Continuiamo a pensare, nel nostro Paese, soltanto l’aspetto delle fabbriche che chiudono e ci dimentichiamo che se lo fanno è anche perché da noi i clienti non sono trattati come tali.

La cultura americana del customer service è lontanissima dal nostro modo di concepire il business. Si continua a ritenere che il problema della crescita sia soltanto dovuto alla mancanza di denaro per i consumi e non ci si rende conto che coloro che avrebbero e che hanno da spendere si orientano sempre di più verso prodotti e servizi erogati da aziende straniere.

Così è per la principale azienda del nostro Paese, la Fiat, che si trova anni luce indietro rispetto alle case giapponesi e tedesche, soprattutto Toyota e Volkswagen, per restare nella fascia del ceto medio. E non è sempre un problema di prodotto, dato che in US l’azienda di Marchionne si è ripresa. Non comprendiamo che un conto è affermare il cliente ha sempre ragione e un altro è mettere su un insieme di processi e di procedure che realizzino tale massima.

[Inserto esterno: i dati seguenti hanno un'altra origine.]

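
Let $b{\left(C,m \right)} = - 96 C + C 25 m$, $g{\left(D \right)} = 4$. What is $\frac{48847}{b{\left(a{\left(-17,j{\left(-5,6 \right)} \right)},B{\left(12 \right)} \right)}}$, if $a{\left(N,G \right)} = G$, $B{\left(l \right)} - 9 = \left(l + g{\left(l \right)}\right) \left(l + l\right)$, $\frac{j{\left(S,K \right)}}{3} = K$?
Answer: $\frac{48847}{175122} \approx 0.27893$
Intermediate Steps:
$j{\left(S,K \right)} = 3 K$
$B{\left(l \right)} = 9 + 2 l \left(4 + l\right)$ ($B{\left(l \right)} = 9 + \left(l + 4\right) \left(l + l\right) = 9 + \left(4 + l\right) 2 l = 9 + 2 l \left(4 + l\right)$)
$b{\left(C,m \right)} = - 96 C + 25 C m$
$\frac{48847}{b{\left(a{\left(-17,j{\left(-5,6 \right)} \right)},B{\left(12 \right)} \right)}} = \frac{48847}{3 \cdot 6 \left(-96 + 25 \left(9 + 2 \cdot 12^{2} + 8 \cdot 12\right)\right)} = \frac{48847}{18 \left(-96 + 25 \left(9 + 2 \cdot 144 + 96\right)\right)} = \frac{48847}{18 \left(-96 + 25 \left(9 + 288 + 96\right)\right)} = \frac{48847}{18 \left(-96 + 25 \cdot 393\right)} = \frac{48847}{18 \left(-96 + 9825\right)} = \frac{48847}{18 \cdot 9729} = \frac{48847}{175122}$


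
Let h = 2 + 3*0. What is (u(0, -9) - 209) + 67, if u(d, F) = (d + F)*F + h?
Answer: -59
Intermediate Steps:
h = 2 (h = 2 + 0 = 2)
u(d, F) = 2 + F*(F + d) (u(d, F) = (d + F)*F + 2 = (F + d)*F + 2 = F*(F + d) + 2 = 2 + F*(F + d))
(u(0, -9) - 209) + 67 = ((2 + (-9)² - 9*0) - 209) + 67 = ((2 + 81 + 0) - 209) + 67 = (83 - 209) + 67 = -126 + 67 = -59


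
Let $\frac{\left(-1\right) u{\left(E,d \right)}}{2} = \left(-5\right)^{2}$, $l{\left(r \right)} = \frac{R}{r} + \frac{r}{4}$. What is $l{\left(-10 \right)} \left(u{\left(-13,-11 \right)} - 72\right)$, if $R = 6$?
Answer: $\frac{1891}{5} \approx 378.2$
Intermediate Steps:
$l{\left(r \right)} = \frac{6}{r} + \frac{r}{4}$
$u{\left(E,d \right)} = -50$ ($u{\left(E,d \right)} = - 2 \left(-5\right)^{2} = \left(-2\right) 25 = -50$)
$l{\left(-10 \right)} \left(u{\left(-13,-11 \right)} - 72\right) = \left(\frac{6}{-10} + \frac{1}{4} \left(-10\right)\right) \left(-50 - 72\right) = \left(6 \left(- \frac{1}{10}\right) - \frac{5}{2}\right) \left(-122\right) = \left(- \frac{3}{5} - \frac{5}{2}\right) \left(-122\right) = \left(- \frac{31}{10}\right) \left(-122\right) = \frac{1891}{5}$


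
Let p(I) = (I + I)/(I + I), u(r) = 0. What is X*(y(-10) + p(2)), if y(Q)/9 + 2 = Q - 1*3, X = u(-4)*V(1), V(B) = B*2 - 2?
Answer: 0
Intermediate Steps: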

Probabilmente nel segmento del lusso e dell’alta moda, dove la creatività italiana la fa da padrona, tale attenzione c’è. Ma al livello della Apple, certo un’azienda top nella tecnologia ma sempre di massa, c’è qualche azienda italiana in grado di erogare la stessa qualità del servizio al consumatore?

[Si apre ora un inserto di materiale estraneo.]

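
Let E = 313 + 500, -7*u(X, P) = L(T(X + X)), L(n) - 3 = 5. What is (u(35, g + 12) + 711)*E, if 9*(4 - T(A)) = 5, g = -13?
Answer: 4039797/7 ≈ 5.7711e+5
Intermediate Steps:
T(A) = 31/9 (T(A) = 4 - 1/9*5 = 4 - 5/9 = 31/9)
L(n) = 8 (L(n) = 3 + 5 = 8)
u(X, P) = -8/7 (u(X, P) = -1/7*8 = -8/7)
E = 813
(u(35, g + 12) + 711)*E = (-8/7 + 711)*813 = (4969/7)*813 = 4039797/7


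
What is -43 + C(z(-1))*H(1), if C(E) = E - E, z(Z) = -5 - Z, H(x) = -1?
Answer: -43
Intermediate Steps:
C(E) = 0
-43 + C(z(-1))*H(1) = -43 + 0*(-1) = -43 + 0 = -43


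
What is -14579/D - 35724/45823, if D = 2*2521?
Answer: -848173925/231039566 ≈ -3.6711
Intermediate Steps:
D = 5042
-14579/D - 35724/45823 = -14579/5042 - 35724/45823 = -848173925/231039566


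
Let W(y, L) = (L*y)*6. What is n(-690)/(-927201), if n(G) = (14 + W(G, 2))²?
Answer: -68326756/927201 ≈ -73.691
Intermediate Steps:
W(y, L) = 6*L*y
n(G) = (14 + 12*G)² (n(G) = (14 + 6*2*G)² = (14 + 12*G)²)
n(-690)/(-927201) = (4*(7 + 6*(-690))²)/(-927201) = (4*(7 - 4140)²)*(-1/927201) = (4*(-4133)²)*(-1/927201) = (4*17081689)*(-1/927201) = 68326756*(-1/927201) = -68326756/927201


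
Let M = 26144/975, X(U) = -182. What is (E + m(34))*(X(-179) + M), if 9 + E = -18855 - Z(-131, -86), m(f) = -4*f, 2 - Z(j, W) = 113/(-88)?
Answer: 126513679717/42900 ≈ 2.9490e+6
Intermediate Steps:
Z(j, W) = 289/88 (Z(j, W) = 2 - 113/(-88) = 2 - 113*(-1)/88 = 2 - 1*(-113/88) = 2 + 113/88 = 289/88)
E = -1660321/88 (E = -9 + (-18855 - 1*289/88) = -9 + (-18855 - 289/88) = -9 - 1659529/88 = -1660321/88 ≈ -18867.)
M = 26144/975 (M = 26144*(1/975) = 26144/975 ≈ 26.814)
(E + m(34))*(X(-179) + M) = (-1660321/88 - 4*34)*(-182 + 26144/975) = (-1660321/88 - 136)*(-151306/975) = -1672289/88*(-151306/975) = 126513679717/42900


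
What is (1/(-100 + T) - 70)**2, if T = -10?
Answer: 59305401/12100 ≈ 4901.3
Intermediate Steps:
(1/(-100 + T) - 70)**2 = (1/(-100 - 10) - 70)**2 = (1/(-110) - 70)**2 = (-1/110 - 70)**2 = (-7701/110)**2 = 59305401/12100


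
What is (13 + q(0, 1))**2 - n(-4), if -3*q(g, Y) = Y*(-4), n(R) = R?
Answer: 1885/9 ≈ 209.44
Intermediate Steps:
q(g, Y) = 4*Y/3 (q(g, Y) = -Y*(-4)/3 = -(-4)*Y/3 = 4*Y/3)
(13 + q(0, 1))**2 - n(-4) = (13 + (4/3)*1)**2 - 1*(-4) = (13 + 4/3)**2 + 4 = (43/3)**2 + 4 = 1849/9 + 4 = 1885/9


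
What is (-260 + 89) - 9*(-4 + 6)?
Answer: -189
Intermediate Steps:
(-260 + 89) - 9*(-4 + 6) = -171 - 9*2 = -171 - 18 = -189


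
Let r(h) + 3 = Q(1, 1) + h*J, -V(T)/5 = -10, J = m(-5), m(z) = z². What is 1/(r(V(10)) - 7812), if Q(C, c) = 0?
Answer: -1/6565 ≈ -0.00015232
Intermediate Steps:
J = 25 (J = (-5)² = 25)
V(T) = 50 (V(T) = -5*(-10) = 50)
r(h) = -3 + 25*h (r(h) = -3 + (0 + h*25) = -3 + (0 + 25*h) = -3 + 25*h)
1/(r(V(10)) - 7812) = 1/((-3 + 25*50) - 7812) = 1/((-3 + 1250) - 7812) = 1/(1247 - 7812) = 1/(-6565) = -1/6565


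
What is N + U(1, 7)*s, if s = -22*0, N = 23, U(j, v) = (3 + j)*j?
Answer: 23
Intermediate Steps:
U(j, v) = j*(3 + j)
s = 0
N + U(1, 7)*s = 23 + (1*(3 + 1))*0 = 23 + (1*4)*0 = 23 + 4*0 = 23 + 0 = 23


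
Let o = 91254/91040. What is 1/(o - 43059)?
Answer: -45520/1960000053 ≈ -2.3224e-5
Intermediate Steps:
o = 45627/45520 (o = 91254*(1/91040) = 45627/45520 ≈ 1.0023)
1/(o - 43059) = 1/(45627/45520 - 43059) = 1/(-1960000053/45520) = -45520/1960000053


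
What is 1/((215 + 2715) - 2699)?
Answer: 1/231 ≈ 0.0043290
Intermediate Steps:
1/((215 + 2715) - 2699) = 1/(2930 - 2699) = 1/231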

Perché si fa presto a parlare di conservazione dei posti di lavoro, di manodopera italiana, di piccole e medie imprese: ma i prodotti che poi devono essere acquistati dai clienti finali, ammesso e non concesso che ci sia la liquidità per acquistarli, sono veicolati in maniera tale che i clienti si sentono “coccolati” e non come spesso accade “coglionati“?